Monday, July 29, 2013

U.S. v. Spencer (9th Cir. - July 29, 2013)

I'm learning more and more about the details of Hawaii criminal law.

Before this opinion, I wouldn't have thought that a conviction in Hawaii for "criminal property damage in the first degree" was anything near as dangerous as "burglary of a dwelling, arson or extortion" or a crime that "involves the use of explosives."  But Judge Bybee persuades me that, yeah, maybe it is.

I have a lingering, sneaking suspicion that the issue may be closer than Judge Bybee makes it out to be.  That he may have written an opinion that's not totally "fair and balanced," as it were.

But I'm not sure where that sense comes from.  And certainly can't find demonstrable holes in the opinion. 
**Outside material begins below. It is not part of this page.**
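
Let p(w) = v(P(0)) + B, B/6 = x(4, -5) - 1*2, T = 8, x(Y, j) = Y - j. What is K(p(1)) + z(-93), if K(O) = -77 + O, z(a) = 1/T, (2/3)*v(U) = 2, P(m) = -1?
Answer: -255/8 ≈ -31.875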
I would have liked to have seen a more scientific (and perhaps nuanced) review of the types of offenses in Hawaii that result in a first-degree property damage charge.  But I nonetheless understand that a case brings only the evidence that it happens to bring.  Judge Bybee persuades me that there are lots of cases of first-degree property damage that indeed involve a lot of harm (or risk thereof).  The question at issue involves whether those are the "usual" cases.  Reading Judge Bybee's opinion, I can't say that they're not.

I wouldn't have thought that by the title of the offense.  I would have thought that "criminal property damage in the first degree" was a lot less dangerous than arson, extortion or explosives.

Just goes to show you potentially how little I know.